Now, there are plenty of guides out there on what you should do after having a crash, including on this very website. But the truth is, it is often what you DON’T do that is most important of all. Here’s a brief guide to everything you need to know and the behaviors you should avoid in the likely event you have a car accident.
Leave the scene
If you are involved in a crash and the damage – both on the people involved and the cars – it can be tempting to keep things ‘off piste.’ Don’t. Regardless of the severity of the incident, you have several legal obligations. You must stop, check on the other person and vehicle, and exchange insurance information. You also have to report the event to law enforcement. Leaving the scene of a car crash is a criminal offense, and although in most states it will be a minor misdemeanor, if it transpires the other party is seriously injured – or dies – you’re going to be charged with a felony.
Make an agreement
The law isn’t just there to punish you – it’s also there to protect you. So, always involve the law, or you could end up getting taken for a ride. The stats suggest that an astonishing one in seven American drivers use a car without insurance, and if you decide to make a gentleman’s agreement after a crash, those odds are too risky.
Ultimately, you don’t know whether their insurance details are real, whether the other driver has arrest warrants, or is even who they claim they are. And if they disappear, you’re going to end up with no chance of pursuing any kind of claim.
Furthermore, if you don’t contact the police, how are you going to get the evidence and documentation to prove your claim?Everything from police photographs through to the accident report can help back up your story.
Start a fight
Being involved in a car crash is a truly visceral experience. Your emotions will be pumped up to the max, and you will feel like losing your cool – but you have to keep a lid on it. The first thing you should do – assuming you are in OK shape – is ask the other driver if they are OK, too.
Don’t steam in with aggression and blame, and try to stay as calm as possible. It’s difficult, sure, but your focus should be on assessing the situation and getting all the documentation you need.

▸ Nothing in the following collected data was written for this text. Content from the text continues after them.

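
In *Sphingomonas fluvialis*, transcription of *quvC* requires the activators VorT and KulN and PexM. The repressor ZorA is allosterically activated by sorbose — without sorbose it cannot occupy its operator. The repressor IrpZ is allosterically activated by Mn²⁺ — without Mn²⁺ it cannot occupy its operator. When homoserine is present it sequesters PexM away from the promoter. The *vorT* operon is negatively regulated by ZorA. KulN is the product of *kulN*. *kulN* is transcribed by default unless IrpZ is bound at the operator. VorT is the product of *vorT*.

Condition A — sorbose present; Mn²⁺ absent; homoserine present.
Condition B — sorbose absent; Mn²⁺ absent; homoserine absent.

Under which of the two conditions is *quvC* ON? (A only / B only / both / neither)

B only

Condition A:
Sorbose is present, so ZorA is active.
With repressor ZorA bound, *vorT* is not transcribed.
So VorT is not produced.
Mn²⁺ is absent, so IrpZ is inactive.
With no repressor bound, *kulN* is transcribed.
So KulN is produced and active.
Homoserine is present, so PexM is inactive.
Required activator VorT is absent, so *quvC* is not transcribed.
→ *quvC* is OFF in A.
Condition B:
Sorbose is absent, so ZorA is inactive.
With no repressor bound, *vorT* is transcribed.
So VorT is produced and active.
Mn²⁺ is absent, so IrpZ is inactive.
With no repressor bound, *kulN* is transcribed.
So KulN is produced and active.
Homoserine is absent, so PexM is active.
No repressor is bound and VorT and KulN and PexM are active, so *quvC* is transcribed.
→ *quvC* is ON in B.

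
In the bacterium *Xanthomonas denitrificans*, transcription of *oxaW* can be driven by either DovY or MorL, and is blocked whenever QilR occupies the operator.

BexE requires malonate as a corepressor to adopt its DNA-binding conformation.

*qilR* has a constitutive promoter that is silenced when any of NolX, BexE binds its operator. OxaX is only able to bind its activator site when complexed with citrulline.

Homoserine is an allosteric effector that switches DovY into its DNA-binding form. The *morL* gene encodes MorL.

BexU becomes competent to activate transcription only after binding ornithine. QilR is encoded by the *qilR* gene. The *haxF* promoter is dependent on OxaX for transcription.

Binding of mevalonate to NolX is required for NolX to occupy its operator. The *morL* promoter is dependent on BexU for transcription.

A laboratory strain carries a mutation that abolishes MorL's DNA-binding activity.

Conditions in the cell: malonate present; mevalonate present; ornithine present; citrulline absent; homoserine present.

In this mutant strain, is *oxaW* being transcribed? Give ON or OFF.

Homoserine is present, so DovY is active.
Mevalonate is present, so NolX is active.
Malonate is present, so BexE is active.
With repressor NolX bound, *qilR* is not transcribed.
So QilR is not produced.
MorL is non-functional in this strain, so it has no effect.
Activator DovY is present, so *oxaW* is transcribed.

ON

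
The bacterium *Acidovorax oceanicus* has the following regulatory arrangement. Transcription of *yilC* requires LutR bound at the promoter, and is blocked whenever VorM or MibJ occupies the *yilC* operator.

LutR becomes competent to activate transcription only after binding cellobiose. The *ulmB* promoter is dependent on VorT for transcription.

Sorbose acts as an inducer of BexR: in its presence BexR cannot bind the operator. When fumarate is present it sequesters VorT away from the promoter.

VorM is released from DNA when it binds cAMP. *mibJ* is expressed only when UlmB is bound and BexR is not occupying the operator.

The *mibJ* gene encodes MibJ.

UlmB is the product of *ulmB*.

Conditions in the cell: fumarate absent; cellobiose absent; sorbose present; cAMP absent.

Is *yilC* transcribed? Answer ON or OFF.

Cellobiose is absent, so LutR is inactive.
cAMP is absent, so VorM is active.
Fumarate is absent, so VorT is active.
No repressor is bound and VorT is active, so *ulmB* is transcribed.
So UlmB is produced and active.
Sorbose is present, so BexR is inactive.
No repressor is bound and UlmB is active, so *mibJ* is transcribed.
So MibJ is produced and active.
With repressor VorM bound, *yilC* is not transcribed.

OFF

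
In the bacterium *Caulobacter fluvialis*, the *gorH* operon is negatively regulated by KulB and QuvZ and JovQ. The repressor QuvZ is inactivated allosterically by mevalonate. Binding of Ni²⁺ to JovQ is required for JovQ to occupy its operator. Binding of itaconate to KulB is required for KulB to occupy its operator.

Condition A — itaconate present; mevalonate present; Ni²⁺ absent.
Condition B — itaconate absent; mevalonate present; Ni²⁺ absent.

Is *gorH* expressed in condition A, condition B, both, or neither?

B only

Condition A:
Itaconate is present, so KulB is active.
Mevalonate is present, so QuvZ is inactive.
Ni²⁺ is absent, so JovQ is inactive.
With repressor KulB bound, *gorH* is not transcribed.
→ *gorH* is OFF in A.
Condition B:
Itaconate is absent, so KulB is inactive.
Mevalonate is present, so QuvZ is inactive.
Ni²⁺ is absent, so JovQ is inactive.
With no repressor bound, *gorH* is transcribed.
→ *gorH* is ON in B.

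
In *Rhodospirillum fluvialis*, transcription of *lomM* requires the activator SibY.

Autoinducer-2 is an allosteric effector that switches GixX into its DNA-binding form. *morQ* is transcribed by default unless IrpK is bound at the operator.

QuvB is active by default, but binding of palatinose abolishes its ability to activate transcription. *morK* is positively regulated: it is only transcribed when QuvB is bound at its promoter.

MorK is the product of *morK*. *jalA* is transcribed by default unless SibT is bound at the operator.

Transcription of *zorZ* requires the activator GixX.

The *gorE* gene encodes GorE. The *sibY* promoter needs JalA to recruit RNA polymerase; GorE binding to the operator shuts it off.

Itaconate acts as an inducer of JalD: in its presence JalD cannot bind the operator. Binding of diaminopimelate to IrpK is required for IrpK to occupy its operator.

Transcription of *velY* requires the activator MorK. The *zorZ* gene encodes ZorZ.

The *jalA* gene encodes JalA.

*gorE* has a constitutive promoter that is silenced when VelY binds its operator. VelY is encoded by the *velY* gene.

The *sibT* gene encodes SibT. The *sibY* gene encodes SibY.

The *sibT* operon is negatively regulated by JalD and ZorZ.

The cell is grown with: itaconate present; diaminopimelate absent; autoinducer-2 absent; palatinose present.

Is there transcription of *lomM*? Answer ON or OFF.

OFF

Palatinose is present, so QuvB is inactive.
Required activator QuvB is absent, so *morK* is not transcribed.
So MorK is not produced.
Required activator MorK is absent, so *velY* is not transcribed.
So VelY is not produced.
With no repressor bound, *gorE* is transcribed.
So GorE is produced and active.
Itaconate is present, so JalD is inactive.
Autoinducer-2 is absent, so GixX is inactive.
Required activator GixX is absent, so *zorZ* is not transcribed.
So ZorZ is not produced.
With no repressor bound, *sibT* is transcribed.
So SibT is produced and active.
With repressor SibT bound, *jalA* is not transcribed.
So JalA is not produced.
With repressor GorE bound, *sibY* is not transcribed.
So SibY is not produced.
Required activator SibY is absent, so *lomM* is not transcribed.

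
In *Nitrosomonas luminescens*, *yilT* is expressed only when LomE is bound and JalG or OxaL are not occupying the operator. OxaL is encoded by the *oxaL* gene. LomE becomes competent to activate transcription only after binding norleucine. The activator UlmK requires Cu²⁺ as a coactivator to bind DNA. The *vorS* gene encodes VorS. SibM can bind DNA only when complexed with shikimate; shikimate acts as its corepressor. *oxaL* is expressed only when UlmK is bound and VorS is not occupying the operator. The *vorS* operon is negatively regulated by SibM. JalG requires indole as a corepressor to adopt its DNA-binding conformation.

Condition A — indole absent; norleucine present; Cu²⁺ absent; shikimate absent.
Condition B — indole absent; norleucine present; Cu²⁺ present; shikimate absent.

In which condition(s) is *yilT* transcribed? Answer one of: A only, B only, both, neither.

Condition A:
Indole is absent, so JalG is inactive.
Norleucine is present, so LomE is active.
Cu²⁺ is absent, so UlmK is inactive.
Shikimate is absent, so SibM is inactive.
With no repressor bound, *vorS* is transcribed.
So VorS is produced and active.
With repressor VorS bound, *oxaL* is not transcribed.
So OxaL is not produced.
No repressor is bound and LomE is active, so *yilT* is transcribed.
→ *yilT* is ON in A.
Condition B:
Indole is absent, so JalG is inactive.
Norleucine is present, so LomE is active.
Cu²⁺ is present, so UlmK is active.
Shikimate is absent, so SibM is inactive.
With no repressor bound, *vorS* is transcribed.
So VorS is produced and active.
With repressor VorS bound, *oxaL* is not transcribed.
So OxaL is not produced.
No repressor is bound and LomE is active, so *yilT* is transcribed.
→ *yilT* is ON in B.

both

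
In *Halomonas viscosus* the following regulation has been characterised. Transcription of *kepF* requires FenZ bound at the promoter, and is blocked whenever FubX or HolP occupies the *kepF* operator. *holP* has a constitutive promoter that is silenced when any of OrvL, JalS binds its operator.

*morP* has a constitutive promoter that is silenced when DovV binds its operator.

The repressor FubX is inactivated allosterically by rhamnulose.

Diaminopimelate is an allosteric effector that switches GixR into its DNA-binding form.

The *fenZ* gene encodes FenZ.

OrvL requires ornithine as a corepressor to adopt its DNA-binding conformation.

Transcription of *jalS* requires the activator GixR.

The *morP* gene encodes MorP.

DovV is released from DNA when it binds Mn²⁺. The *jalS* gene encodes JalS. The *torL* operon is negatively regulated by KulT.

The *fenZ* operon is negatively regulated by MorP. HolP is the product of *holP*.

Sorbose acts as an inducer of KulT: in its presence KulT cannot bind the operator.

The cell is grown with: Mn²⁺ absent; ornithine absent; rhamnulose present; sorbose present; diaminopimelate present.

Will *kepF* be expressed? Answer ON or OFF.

ON

Rhamnulose is present, so FubX is inactive.
Ornithine is absent, so OrvL is inactive.
Diaminopimelate is present, so GixR is active.
No repressor is bound and GixR is active, so *jalS* is transcribed.
So JalS is produced and active.
With repressor JalS bound, *holP* is not transcribed.
So HolP is not produced.
Mn²⁺ is absent, so DovV is active.
With repressor DovV bound, *morP* is not transcribed.
So MorP is not produced.
With no repressor bound, *fenZ* is transcribed.
So FenZ is produced and active.
No repressor is bound and FenZ is active, so *kepF* is transcribed.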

That said, you don’t want to be too loose-lipped after an accident, even if, deep down, you know it was your fault. Admitting legal liability to anyone – whether it’s the other driver, an emergency worker or another witness – is going to result in a lawsuit and plenty of penalties coming your way.
Keep your lips zipped, get a free consultation with a car accident lawyer, and see how the land lies then. Just keep yourself together, be polite, and make sure everyone is safe and unhurt. Finally, if the other driver is being aggressive, try to avoid reacting – it will only make things worse.
Unless you are seriously hurt, you should document what happened in the crash as soon as possible. Write it down quickly, including details of what you were doing, what occurred in your eyes, and where you were. It’s important to get all these details down on paper, as the pictures of the event will soon start to cloud and get a little foggy. Make sure you get all the relevant particulars of the other people involved, too.
You will need the driver’s name, address, insurance company name and policy number. Record everything about the car in question, too, including the license plate, make, model and color. FInally,m get the names and addresses of any witnesses who are willing to make a statement – and if you have a camera on your phone, be sure to take pictures.
Nobody wants to be involved in a crash, and most people don’t believe it will happen to them. But the statistics suggest otherwise, and you have to be prepared for anything in life. And given the stressful nature of being involved in a crash, an understanding of what you should do – and shouldn’t – will prove critical.